Fox didn’t fully understand the language, and what’s more, had an impossible time understanding their stories, metaphors and poetry. He may be completely wrong in his assumption of the party. Instead of celebrating life and death, the dance may be some misguided and religious attempt to ward off evil spirits that sent curses through plague and natural disaster. Perhaps the party was the product of fear rather than honor. The fear of the future oftentimes is cloaked by a spurious praise of the past. It was trepidatious, humdrum; it robbed itself of all its romanticism and made the festivity irrelevant. If fear were the catalyst to joy, could it actually ever be true delight?

Fox knew enough of religious tradition to believe that both were likely true. The ritual probably began with good intent, masking an ugly ulterior meaning. Some two authorities long ago, who believed a dance and memorial were necessary, argued over the inception of it all—one believing that honor and joy mattered; the other believing that worry and appeasement of the gods was of chief importance. 

What resulted was a play that passed down from generation to generation until most forgot its true meaning, causing a celebration that both the scholar and simpleton, deacon and layman, partook in. Some Liberi no doubt drank wisely and with noble regard of the past, while others danced in a fearful obligation of what may happen if they didn’t, and further most others met the drink with a wild gaiety and stupid ambivalence. 

On his first night with the Liberi, Fox celebrated with them. He thought the party was in honor of himself, some sort of welcoming in the community. He basked in the presence of wild frivolity after his weeks of fearful desperation. But upon learning it happened each night, it became insignificant and further deflated and embarrassed him. 

The parties henceforth felt obnoxious, merely resonating with the wild and boisterous people; he respected the culture of the tribe, but it was not his own. He regularly retreated from the festivity or sat quietly at the edge of the fire with Arvor.

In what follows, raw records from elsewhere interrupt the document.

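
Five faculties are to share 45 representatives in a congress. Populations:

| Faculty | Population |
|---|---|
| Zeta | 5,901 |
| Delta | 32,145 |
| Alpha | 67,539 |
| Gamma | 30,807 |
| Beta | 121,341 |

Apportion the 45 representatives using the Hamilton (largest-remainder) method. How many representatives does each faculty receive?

Total 257733; standard divisor 257733/45 ≈ 5727.4.
Standard quotas: Zeta 1.0303, Delta 5.6125, Alpha 11.7923, Gamma 5.3789, Beta 21.1861.
Lower quotas: Zeta 1, Delta 5, Alpha 11, Gamma 5, Beta 21 (sum 43, leaving 2 seats).
Remainders in descending order: Alpha 0.7923, Delta 0.6125, Gamma 0.3789, Beta 0.1861, Zeta 0.0303.
The surplus seats go to Alpha, Delta.

Zeta: 1, Delta: 6, Alpha: 12, Gamma: 5, Beta: 21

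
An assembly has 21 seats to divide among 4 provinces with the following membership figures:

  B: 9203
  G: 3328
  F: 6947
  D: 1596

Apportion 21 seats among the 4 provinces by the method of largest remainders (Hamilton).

The standard divisor is 21074/21 ≈ 1003.524.
Standard quotas: B 9.1707, G 3.3163, F 6.9226, D 1.5904.
Lower quotas: B 9, G 3, F 6, D 1 (sum 19, leaving 2 seats).
Remainders in descending order: F 0.9226, D 0.5904, G 0.3163, B 0.1707.
Largest remainders: F, D receive the extra seats.

B 9; G 3; F 7; D 2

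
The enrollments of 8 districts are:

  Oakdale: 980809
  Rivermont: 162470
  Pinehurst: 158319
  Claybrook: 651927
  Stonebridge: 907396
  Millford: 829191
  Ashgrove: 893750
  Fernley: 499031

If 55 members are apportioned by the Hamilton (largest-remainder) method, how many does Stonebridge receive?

10

Standard divisor: 5082893 ÷ 55 ≈ 92416.236.
Standard quotas: Oakdale 10.6130, Rivermont 1.7580, Pinehurst 1.7131, Claybrook 7.0542, Stonebridge 9.8186, Millford 8.9724, Ashgrove 9.6709, Fernley 5.3998.
Lower quotas: Oakdale 10, Rivermont 1, Pinehurst 1, Claybrook 7, Stonebridge 9, Millford 8, Ashgrove 9, Fernley 5 (sum 50, leaving 5 seats).
Remainders in descending order: Millford 0.9724, Stonebridge 0.8186, Rivermont 0.7580, Pinehurst 0.7131, Ashgrove 0.6709, Oakdale 0.6130, Fernley 0.3998, Claybrook 0.0542.
Largest remainders: Millford, Stonebridge, Rivermont, Pinehurst, Ashgrove receive the extra seats.
Stonebridge receives 10.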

Neither man preferred the drink, and both sneered at the inebriation of the others—the lascivious wilds of satyrs and nymphs waiting on Bacchus and Ceres to join them. A tribe of people devoted to debauchery and delight. Its endless nightly episode stripped it of the meaning, integrity, and necessity, leaving only the product of selfish wantonness.

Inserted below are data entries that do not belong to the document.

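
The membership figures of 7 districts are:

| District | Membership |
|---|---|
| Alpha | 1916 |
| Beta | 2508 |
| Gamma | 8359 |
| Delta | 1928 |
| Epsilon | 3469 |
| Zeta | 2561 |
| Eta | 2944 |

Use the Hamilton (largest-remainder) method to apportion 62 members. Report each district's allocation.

Total 23685; standard divisor 23685/62 ≈ 382.016.
Standard quotas: Alpha 5.0155, Beta 6.5652, Gamma 21.8813, Delta 5.0469, Epsilon 9.0808, Zeta 6.7039, Eta 7.7065.
Lower quotas: Alpha 5, Beta 6, Gamma 21, Delta 5, Epsilon 9, Zeta 6, Eta 7 (sum 59, leaving 3 seats).
Remainders in descending order: Gamma 0.8813, Eta 0.7065, Zeta 0.7039, Beta 0.5652, Epsilon 0.0808, Delta 0.0469, Alpha 0.0155.
The surplus seats go to Gamma, Eta, Zeta.

Alpha 5; Beta 6; Gamma 22; Delta 5; Epsilon 9; Zeta 7; Eta 8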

A blood-curdling scream broke out of the darkness. Shrill and demonic, it echoed over the fire-pit, lifted with the smoke, and split the ears of every person in the village. It was just the other side of the bonfire from Fox and Arvor. The voice of a woman—a banshee—screaming and vomiting guttural moans up into the smoke and flame. The drums and music ceased. The dancing stuttered. It immediately stirred Fox from his introspection and looked about, trying to find the source of the commotion. Silence was a thick fog that surrounded the orange-lit gathering of people.

Through the pale moonlight and flittering firelight, he saw the scuffle of a woman flailing herself about in the dirt. She was screaming the name of someone again and again, “Cian! Cian! My Cian is gone!”

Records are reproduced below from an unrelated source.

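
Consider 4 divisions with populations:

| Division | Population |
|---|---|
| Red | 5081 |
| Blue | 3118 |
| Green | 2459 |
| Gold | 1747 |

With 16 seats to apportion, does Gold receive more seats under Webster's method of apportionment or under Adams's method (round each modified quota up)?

Adams

Webster: Red 7, Blue 4, Green 3, Gold 2.
Adams: Red 6, Blue 4, Green 3, Gold 3.
Gold gets 2 under Webster and 3 under Adams.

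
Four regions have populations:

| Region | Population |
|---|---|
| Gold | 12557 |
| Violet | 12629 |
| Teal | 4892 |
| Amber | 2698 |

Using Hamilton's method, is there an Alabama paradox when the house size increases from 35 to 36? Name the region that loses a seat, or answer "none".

At 35 seats: Gold 13, Violet 14, Teal 5, Amber 3.
At 36 seats: Gold 14, Violet 14, Teal 5, Amber 3.
No region's allocation decreased.

none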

Confusion stole Fox’s concern; he looked about to see the villager’s staring stoically at the woman. They were dumb and witless, like cattle. He noticed Arvor lean forward and take his staff in his hand, as if to prepare himself for something. 

Whatever it was, he wouldn’t get the chance to see. The woman’s presumed husband came rushing into the circle of people and began apologizing to the crowd. He was doing his best to hush the hysterical woman up, but in the end, only made the event worse and more awkward. He finally gave up trying to give reason to her, and after grabbing her ankle and wrist, he ploddingly dragged the woman off into the darkness to wherever their hut was, all the while her screams growing fainter and fainter into the darkness. 

Her disappearance left the night dense, resting on the shoulders of the assembly. No one looked at one another. They meekly picked up their things and made the journey home. Everyone understood the party was over. Fox was never told who Cian was, nor did he see the woman again after that night. But he conceded that his theory about the celebration of death and life wasn’t too far from the truth.